Тем временем на Александру обрушилась новая беда, о чем она поведала дневнику: "Новое горе <…> камнем придавило плечи: поход на женотделы. Организованный и решительный.
Где корень? В чем? Суть ли в том, что хотят дискредитировать меня, или же это узость, доктринерство и тот формальный подход к вещам, который мертвит нашу работу?"
Павел писал из Одессы: "Шура, милая, ты ничего не пишет, от тебя ни звука, я окончательно потерял голову. Что это значит? Я боюсь, что ты лежиш больная и снова от меня скрывает. <…> Разве я могу спокойно работать, когда около меня не витает твой, ИМЕННО ТВОЙ, любящий дух? Шура, Шура, что ты делаеш со мной? Неужели ты не знаеш своего Павла? <…> Ты безжалостно его бросает. Шура, милый Голуб, когда же ты поймет меня, скажи, я жажду твоих слов, Тебя, и я тоскую невероятно. <…> Хочется бежат, бежат, что-то бурное совершит, сломат себе голову и на время хотя бы успокоит себя. <…> Жажду Тебя. Твой Павел".
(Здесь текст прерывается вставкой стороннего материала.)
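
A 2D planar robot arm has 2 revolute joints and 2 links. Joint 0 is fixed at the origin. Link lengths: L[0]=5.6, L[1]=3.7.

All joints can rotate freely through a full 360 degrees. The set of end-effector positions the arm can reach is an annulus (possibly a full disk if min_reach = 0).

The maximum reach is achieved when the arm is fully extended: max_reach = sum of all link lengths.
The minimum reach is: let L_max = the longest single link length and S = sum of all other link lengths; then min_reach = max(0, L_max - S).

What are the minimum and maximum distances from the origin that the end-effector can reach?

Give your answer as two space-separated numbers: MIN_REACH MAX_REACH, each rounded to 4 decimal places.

Answer: 1.9000 9.3000

Derivation:
Link lengths: [5.6, 3.7]
max_reach = 5.6 + 3.7 = 9.3
L_max = max([5.6, 3.7]) = 5.6
S (sum of others) = 9.3 - 5.6 = 3.7
min_reach = max(0, 5.6 - 3.7) = max(0, 1.9) = 1.9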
18-летняя Валя Стафилевская вместе с родителями пыталась бежать из Крыма от красных, но не преуспела в этом. Один из красных командиров сделал ее своей наложницей, а затем привез ее в Одессу, где легко уступил вышестоящему начальнику — Дыбенко. Об этом романе Коллонтай узнала не сразу, но все-таки узнала.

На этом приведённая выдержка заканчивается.